NetTCR-2.1 is a deep learning model used to predict TCR specificity. NetTCR-2.1 uses convolutional neural networks (CNN) to predict whether a given TCR binds a specific peptide.
The scripts in this repo allow training and testing of models. It is possible to train/test using CDR3 only (with train_nettcr_cdr3.py
and test_nettcr_cdr3.py
) or all the CDRs (with train_nettcr_cdr123.py
and test_nettcr_cdr123.py
). It is also possible to choose, with the --chain
option, which chains of the TCRs to use for training.

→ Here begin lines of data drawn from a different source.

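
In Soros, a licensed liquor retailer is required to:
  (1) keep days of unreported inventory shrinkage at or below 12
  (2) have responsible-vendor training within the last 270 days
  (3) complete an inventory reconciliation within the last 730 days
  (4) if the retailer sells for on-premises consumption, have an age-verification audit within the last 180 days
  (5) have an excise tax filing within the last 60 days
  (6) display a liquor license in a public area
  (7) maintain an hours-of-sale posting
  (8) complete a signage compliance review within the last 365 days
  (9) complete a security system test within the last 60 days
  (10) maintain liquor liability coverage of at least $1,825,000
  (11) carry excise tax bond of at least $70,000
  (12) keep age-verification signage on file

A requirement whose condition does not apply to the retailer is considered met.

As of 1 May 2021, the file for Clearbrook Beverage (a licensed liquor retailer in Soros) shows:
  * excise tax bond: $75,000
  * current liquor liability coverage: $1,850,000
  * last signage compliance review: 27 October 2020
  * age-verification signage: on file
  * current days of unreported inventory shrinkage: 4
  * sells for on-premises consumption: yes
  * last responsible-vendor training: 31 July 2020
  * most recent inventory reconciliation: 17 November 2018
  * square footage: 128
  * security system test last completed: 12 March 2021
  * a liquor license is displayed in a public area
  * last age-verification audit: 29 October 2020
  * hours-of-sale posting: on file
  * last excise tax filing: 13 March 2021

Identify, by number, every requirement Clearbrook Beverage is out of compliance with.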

The input datasets shoud contain the CDRs and peptide sequences. For the CDR3 training/testing, at least the columns peptide
, A3
, B3
should be present (with headers). For CDR123, the columns should be peptide
, A1
,A2
,A3
, B1
, B2
, B3
. All the input files shoud be comma-separated.
See test/train_data
as an example.
The folder data/
contains the data used to train/validate/test NetTCR-2.1. Th data file contains information about the 6 CDR loops, the V/J genes, the target peptide and HLA. The positive data was retrieved from IEDB, VDJdb 10X genomics and McPAS datasets; the negative data comes from 10X (denoted as true_neg
) or is generated by mismatching positive TCRs and peptide (denoted as swapped_neg
).
The redundancy in the dataset was reduced using Hobohm1 algorithm [1], using the kernel similarity [2] measure and a similarity threshold of 0.95. The data is then split into 6 partitions. 5 partitions can be used for nested cross-validation; the left-out partitions can be used as an external evaluation set.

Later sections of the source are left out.